By Irene Sinoya, World Vision Communications Specialist, Kenya
Zipporah, aged 15, is determined to save girls in her community from Female Genital Mutilation (FGM) and child marriage in her village in Narok County, Kenya.
In her Maasai community, some families still embrace retrogressive cultural practices that encourage parents to marry off their children at a very tender age, in exchange for dowry that increases household wealth.
Children are at risk of such practices in this time of COVID-19, as they have been home for over six months (since March 2020), after the government closed learning institutions in a bid to curb the spread of COVID-19 in Kenya.
“Many young girls are idle, with nothing much to occupy them since schools are closed. Therefore, they can easily be influenced or forced to undergo FGM in preparation for marriage. I can’t stand that! So I am sensitising the girls to protect them from such harmful practices,” she says.
Zipporah admits that previously, she did not understand the dangers brought by some of the community's cultural practices.
“I did not know the dangers of FGM until when my friend in the neighbouring village was cut. She lost a lot of blood and finally died. She was in so much pain,” says Zipporah sadly.
She notes that her mind was eventually ‘opened’ after she attended World Vision’s training on child protection rights. During that forum, she realised that FGM was a violation of children’s rights and also learned about its dangers.

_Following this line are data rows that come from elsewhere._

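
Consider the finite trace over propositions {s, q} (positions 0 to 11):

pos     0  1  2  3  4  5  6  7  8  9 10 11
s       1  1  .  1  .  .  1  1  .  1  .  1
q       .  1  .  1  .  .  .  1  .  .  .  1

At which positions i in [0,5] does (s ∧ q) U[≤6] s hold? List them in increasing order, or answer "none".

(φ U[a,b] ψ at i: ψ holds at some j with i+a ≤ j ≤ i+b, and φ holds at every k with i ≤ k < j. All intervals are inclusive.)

Evaluate at each i in [0,5]:
  i=0: ✓ (rhs at j=0)
  i=1: ✓ (rhs at j=1)
  i=2: ✗ (lhs fails at k=2 before rhs at j=3)
  i=3: ✓ (rhs at j=3)
  i=4: ✗ (lhs fails at k=4 before rhs at j=6)
  i=5: ✗ (lhs fails at k=5 before rhs at j=6)

0, 1, 3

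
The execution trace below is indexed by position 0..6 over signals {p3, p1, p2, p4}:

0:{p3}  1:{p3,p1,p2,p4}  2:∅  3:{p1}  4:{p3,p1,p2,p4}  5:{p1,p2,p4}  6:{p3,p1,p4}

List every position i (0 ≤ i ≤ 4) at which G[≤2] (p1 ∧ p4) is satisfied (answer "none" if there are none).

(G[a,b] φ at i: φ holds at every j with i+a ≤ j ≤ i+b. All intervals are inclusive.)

4

Evaluate at each i in [0,4]:
  i=0: ✗ (fails at j=0)
  i=1: ✗ (fails at j=2)
  i=2: ✗ (fails at j=2)
  i=3: ✗ (fails at j=3)
  i=4: ✓ (all of [4,6])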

Upon the successful completion of the training, Zipporah vowed to empower her friends to become child protection rights champions.

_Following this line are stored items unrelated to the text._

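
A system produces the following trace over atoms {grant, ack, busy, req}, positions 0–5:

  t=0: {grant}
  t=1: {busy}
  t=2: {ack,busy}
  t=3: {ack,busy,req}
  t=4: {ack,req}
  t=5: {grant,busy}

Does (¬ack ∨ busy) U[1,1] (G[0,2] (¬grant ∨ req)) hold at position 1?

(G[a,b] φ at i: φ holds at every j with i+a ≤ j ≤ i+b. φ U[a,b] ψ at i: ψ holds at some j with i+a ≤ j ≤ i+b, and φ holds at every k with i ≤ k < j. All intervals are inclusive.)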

“Since the death of my friend, I have never wished to witness any other girl undergoing FGM. World Vision’s training has been of great help. I am using the knowledge to encourage my friends to refrain from the harmful activities,” she adds.
Every evening, the girls usually gather at a common site in their village to study and play. They also share some of the challenges they face as teenagers and come up with different coping mechanisms.
Zipporah has encouraged her friends to embrace education and attend church services instead of thinking about FGM and child marriage, which is rampant in their community.
The girls on the other hand have played a major role in educating their parents on the effects of FGM, which has helped to reduce the number of cases.
They also act as watchdogs in their village by reporting cases of violence to relevant authorities such as the area chief and World Vision’s child protection officers.
Zipporah’s mother Naila – aged 47 - also encourages parents to abandon the practices, terming them as barbaric. Some years back, her parents also forced her to undergo the cut and later married her off.
“Despite many parents coercing their children to undergo FGM, the practice has never helped those children. Instead, it makes the girls feel ready to get a husband and start a family of their own”, says Naila, Zipporah’s mother.
“FGM also makes women to develop complications after growing up. The significant pain and heavy bleeding never goes away and often recurs during, and after childbirth,” she adds.
Apart from working with the government to eradicate the dehumanising acts in the community, World Vision is also working with religious leaders who have turned the tide on child protection by inspiring communities to abandon FGM and keep children safe during this time of COVID-19.
The majority of circumcisers in the community who have been reached have promised to become anti-FGM advocates in the community.